Страдание, связанное с ремеслом живописца, выявляется Ван Гогом во всей его душевно-психологической истинности. Между тем и другим существует неизбежная, фатальная связь, характерная для эпохи постимпрессионизма и объясняющая трагическую светотень каждой отдельной судьбы. Разве не о том же думал Гоген, когда писал позднее свой автопортрет под девизом «отверженные», подаренный Ван Гогу и получивший письменный комментарий: «Этот Жан Вальжан, сильный и любящий, но преследуемый обществом и поставленный вне закона, разве он не олицетворяет также образ импрессиониста наших дней? Написав его и придав ему сходство с собой, я посылаю тебе не только свой портрет, но и портрет всех нас, несчастных жертв общества, которые за зло платят добром» 52.

Правда, в отличие от Гогена, Ван Гог не ставил здесь перед собой заведомо программной задачи. Его автопортретная галерея — это кусок его жизни и страница его самопознания, приобретающая именно в силу своей непосредственности значение особо достоверного свидетельства о трагической подоплеке искусства этой переломной поры.

В этой автопортретной серии особенно ярко проявилась его позиция романтической деромантизации романтизма. Он как бы задался целью сорвать с этого нового героя, побочного духовного отпрыска романтизма, последний отблеск исключительности, таинственный ореол избранничества. Исследуя в своих автопортретах этого бунтаря поневоле, жертвующего собой ради возрождения искусства, но не находящего удовлетворения в «красоте» своей жертвы, Ван Гог показывает, чего стоит этот вынужденный героизм, это участие в сражении, где победитель неизбежно погибает, а плодами его победы — в победу нового искусства он твердо верит — воспользуются другие, не художники. «Живопись и все связанное с нею — подлинно тяжелая работа сточки зрения физической: помимо умственного напряжения и душевных переживаний она требует еще большей затраты сил, и так день за днем…

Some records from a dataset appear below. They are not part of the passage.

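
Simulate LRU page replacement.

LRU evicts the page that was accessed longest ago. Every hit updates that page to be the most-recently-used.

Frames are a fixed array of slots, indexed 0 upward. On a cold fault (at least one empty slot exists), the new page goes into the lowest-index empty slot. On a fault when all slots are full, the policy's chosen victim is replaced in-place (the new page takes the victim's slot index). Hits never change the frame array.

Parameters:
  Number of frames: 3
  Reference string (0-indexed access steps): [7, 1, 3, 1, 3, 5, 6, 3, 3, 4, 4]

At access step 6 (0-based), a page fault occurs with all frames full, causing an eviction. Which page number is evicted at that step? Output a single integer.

Step 0: ref 7 -> FAULT, frames=[7,-,-]
Step 1: ref 1 -> FAULT, frames=[7,1,-]
Step 2: ref 3 -> FAULT, frames=[7,1,3]
Step 3: ref 1 -> HIT, frames=[7,1,3]
Step 4: ref 3 -> HIT, frames=[7,1,3]
Step 5: ref 5 -> FAULT, evict 7, frames=[5,1,3]
Step 6: ref 6 -> FAULT, evict 1, frames=[5,6,3]
At step 6: evicted page 1

Answer: 1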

Она требует от человека так много, что в настоящее время заниматься ею — все равно что принять участие в походе, сражении, войне» (182, 87).

Возникает вопрос, имеющий прямое отношение к последующей проблематике творчества Ван Гога, — почему такое мирное занятие, как живопись, требовало таких жертв и такого мужества.

Быть может, не совсем правильно говорить, как это нередко делается в связи с этим явлением, о трагедии индивидуализма. Точнее было бы говорить о наказании индивидуализмом, поскольку главный конфликт эпохи сосредоточился отнюдь не вокруг декадентской темы «герой и толпа, индивидуум и масса». Трагичность культуры конца XIX века связана как раз с тем, что личность как собирательное, ценностное понятие, на котором основывалась в течение многих веков европейская культура, вытесняется индивидуализмом.